Une idée forte et originale, contraire aux opinions communes sur la nécessité du jugement, annonçait au premier abord, chez Descartes, la franche acceptation de la réalité du libre arbitre : il observait que le champ de la volonté est beaucoup plus étendu que celui de l’entendement, et, tirant de là la raison de l’erreur, à cause de la précipitation du jugement, il semblait ouvrir une large carrière aussi à la liberté de l’esprit ; mais son analyse du fait ainsi défini en changeait totalement la face, car il pensait que, dans l’acte de détermination de l’entendement, le plus haut degré de la liberté se rencontre avec l’évidence, critère de la vérité, le plus bas avec l’indifférence intellectuelle, qui explique le doute.
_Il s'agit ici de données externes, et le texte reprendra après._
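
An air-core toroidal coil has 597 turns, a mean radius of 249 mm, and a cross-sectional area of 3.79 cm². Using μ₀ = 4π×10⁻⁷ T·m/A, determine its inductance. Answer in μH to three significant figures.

L ≈ 108 μH

For a thin toroid, L = μ₀N²A/(2πR).
L = (4π×10⁻⁷)(597)²(3.790×10^-4) / (2π×0.249 m) = 1.08497×10^-4 H.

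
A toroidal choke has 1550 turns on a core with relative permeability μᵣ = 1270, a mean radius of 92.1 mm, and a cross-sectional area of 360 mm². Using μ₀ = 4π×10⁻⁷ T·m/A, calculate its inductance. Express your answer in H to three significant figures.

L ≈ 2.39 H

For a thin toroid, L = μ₀μᵣN²A/(2πR).
L = (4π×10⁻⁷)(1270)(1550)²(3.600×10^-4) / (2π×9.210×10^-2 m) = 2.385 H.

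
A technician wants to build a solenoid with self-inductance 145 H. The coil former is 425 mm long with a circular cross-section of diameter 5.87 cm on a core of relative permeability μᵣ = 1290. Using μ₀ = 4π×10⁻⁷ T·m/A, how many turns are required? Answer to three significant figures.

A = π(d/2)² = π(2.935×10^-2 m)² = 2.706×10^-3 m².
From L = μ₀μᵣN²A/ℓ, N = √(Lℓ / (μ₀μᵣA)).
N = √[(145)(0.425) / ((4π×10⁻⁷)(1290)×2.706×10^-3)] = √(1.4047×10^7) ≈ 3748.0.

N ≈ 3750 turns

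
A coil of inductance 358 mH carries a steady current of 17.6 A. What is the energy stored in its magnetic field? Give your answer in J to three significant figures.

Stored magnetic energy: U = ½LI².
U = ½(0.358 H)(17.6 A)² = 55.447 J.

U ≈ 55.4 J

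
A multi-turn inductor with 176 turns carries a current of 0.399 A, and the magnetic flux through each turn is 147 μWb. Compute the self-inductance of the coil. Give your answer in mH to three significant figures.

Self-inductance is defined by L = NΦ_B/I (flux linkage over current).
L = (176)(1.470×10^-4 Wb)/(0.399 A) = 6.484×10^-2 H.

L ≈ 64.8 mH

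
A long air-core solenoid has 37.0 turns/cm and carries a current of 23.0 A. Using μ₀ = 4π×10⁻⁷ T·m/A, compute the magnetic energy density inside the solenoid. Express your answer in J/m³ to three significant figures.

u ≈ 4550 J/m³

B = μ₀nI = (4π×10⁻⁷)(3.700×10^3)(23.0) = 0.1069 T.
u = B²/(2μ₀) = (0.1069)²/(2×4π×10⁻⁷) = 4.550×10^3 J/m³.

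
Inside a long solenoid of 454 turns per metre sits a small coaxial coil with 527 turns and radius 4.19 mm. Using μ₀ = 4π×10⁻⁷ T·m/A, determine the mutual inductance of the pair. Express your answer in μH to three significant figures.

The outer solenoid produces a uniform field B₁ = μ₀n₁I₁ across the inner coil,
so the flux linkage is N₂Φ = N₂B₁A₂ = μ₀n₁N₂A₂·I₁, giving M = μ₀n₁N₂A₂.
A₂ = πr² = π(4.190×10^-3 m)² = 5.515×10^-5 m².
M = (4π×10⁻⁷)(454)(527)(5.515×10^-5) = 1.658×10^-5 H.

M ≈ 16.6 μH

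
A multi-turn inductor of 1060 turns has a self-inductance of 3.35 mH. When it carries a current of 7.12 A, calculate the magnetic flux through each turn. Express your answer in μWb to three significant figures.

From L = NΦ_B/I, the flux per turn is Φ_B = LI/N.
Φ_B = (3.350×10^-3 H)(7.12 A)/1060 = 2.250×10^-5 Wb.

Φ_B ≈ 22.5 μWb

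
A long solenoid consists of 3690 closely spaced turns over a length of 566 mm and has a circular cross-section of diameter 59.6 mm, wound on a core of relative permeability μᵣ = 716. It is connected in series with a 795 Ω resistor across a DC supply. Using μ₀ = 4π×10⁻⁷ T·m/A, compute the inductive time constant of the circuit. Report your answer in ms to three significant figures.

A = π(d/2)² = π(2.980×10^-2 m)² = 2.790×10^-3 m².
L = μ₀μᵣN²A/ℓ = (4π×10⁻⁷)(716)(3690)²(2.790×10^-3)/(0.566) = 60.39 H.
τ = L/R = (60.39)/(795) = 7.596×10^-2 s.

τ ≈ 76.0 ms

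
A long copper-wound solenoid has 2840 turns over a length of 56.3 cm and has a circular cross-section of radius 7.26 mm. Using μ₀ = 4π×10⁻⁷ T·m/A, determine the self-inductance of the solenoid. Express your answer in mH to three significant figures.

A = πr² = π(7.260×10^-3 m)² = 1.656×10^-4 m².
For a long solenoid, L = μ₀N²A/ℓ.
L = (4π×10⁻⁷)(2840)²(1.656×10^-4)/(0.563 m) = 2.981×10^-3 H.

L ≈ 2.98 mH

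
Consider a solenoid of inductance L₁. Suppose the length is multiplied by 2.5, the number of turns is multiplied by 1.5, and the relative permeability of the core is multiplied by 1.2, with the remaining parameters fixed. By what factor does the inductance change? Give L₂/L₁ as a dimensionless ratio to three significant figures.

L₂/L₁ = 1.08

For a solenoid, L ∝ μᵣN²A/ℓ.
L₂/L₁ = (2.5)^-1 × (1.5)^2 × (1.2) = 1.08.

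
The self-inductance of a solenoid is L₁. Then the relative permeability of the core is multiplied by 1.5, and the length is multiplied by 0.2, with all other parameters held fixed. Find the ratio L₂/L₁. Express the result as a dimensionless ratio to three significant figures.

For a solenoid, L ∝ μᵣN²A/ℓ.
L₂/L₁ = (1.5) × (0.2)^-1 = 7.50.

L₂/L₁ = 7.50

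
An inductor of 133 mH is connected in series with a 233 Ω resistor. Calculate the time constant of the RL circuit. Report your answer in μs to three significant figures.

τ = L/R = (0.133 H)/(233 Ω) = 5.708×10^-4 s.

τ ≈ 571 μs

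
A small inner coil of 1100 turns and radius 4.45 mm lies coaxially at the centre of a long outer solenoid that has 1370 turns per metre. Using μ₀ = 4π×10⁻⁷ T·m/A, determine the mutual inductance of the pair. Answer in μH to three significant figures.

The outer solenoid produces a uniform field B₁ = μ₀n₁I₁ across the inner coil,
so the flux linkage is N₂Φ = N₂B₁A₂ = μ₀n₁N₂A₂·I₁, giving M = μ₀n₁N₂A₂.
A₂ = πr² = π(4.450×10^-3 m)² = 6.221×10^-5 m².
M = (4π×10⁻⁷)(1370)(1100)(6.221×10^-5) = 1.178×10^-4 H.

M ≈ 118 μH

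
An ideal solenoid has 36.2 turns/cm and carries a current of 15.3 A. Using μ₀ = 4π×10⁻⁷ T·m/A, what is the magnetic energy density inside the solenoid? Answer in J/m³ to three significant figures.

u ≈ 1930 J/m³

B = μ₀nI = (4π×10⁻⁷)(3.620×10^3)(15.3) = 6.960×10^-2 T.
u = B²/(2μ₀) = (6.960×10^-2)²/(2×4π×10⁻⁷) = 1.927×10^3 J/m³.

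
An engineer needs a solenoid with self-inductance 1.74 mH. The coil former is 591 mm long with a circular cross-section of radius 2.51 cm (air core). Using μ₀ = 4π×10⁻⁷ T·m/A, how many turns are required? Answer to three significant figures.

A = πr² = π(2.510×10^-2 m)² = 1.979×10^-3 m².
From L = μ₀N²A/ℓ, N = √(Lℓ / (μ₀A)).
N = √[(1.740×10^-3)(0.591) / ((4π×10⁻⁷)×1.979×10^-3)] = √(4.1346×10^5) ≈ 643.0.

N ≈ 643 turns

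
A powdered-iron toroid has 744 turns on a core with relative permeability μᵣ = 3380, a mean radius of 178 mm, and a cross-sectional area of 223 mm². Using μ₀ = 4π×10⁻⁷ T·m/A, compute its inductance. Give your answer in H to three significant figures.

For a thin toroid, L = μ₀μᵣN²A/(2πR).
L = (4π×10⁻⁷)(3380)(744)²(2.230×10^-4) / (2π×0.178 m) = 0.4688 H.

L ≈ 0.469 H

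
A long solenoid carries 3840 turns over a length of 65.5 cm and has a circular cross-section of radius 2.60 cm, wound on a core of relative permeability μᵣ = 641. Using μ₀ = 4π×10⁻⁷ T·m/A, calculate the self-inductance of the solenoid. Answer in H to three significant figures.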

Cette explication rappelle trop, pour le côté de l’évidence, la liberté du bien de Plotin et de saint Augustin, qui est un vrai déterminisme ; tandis que, pour le côté de l’indifférence, elle déguise ou méconnaît le siège pratique du doute, de la délibération et de la liberté morale. Elle place l’agent, non comme le mot indifférence le fait entendre, dans un état d’indétermination, mais dans le milieu des passions et des intérêts, sous l’influence des motifs qui déterminent le plus communément les hommes.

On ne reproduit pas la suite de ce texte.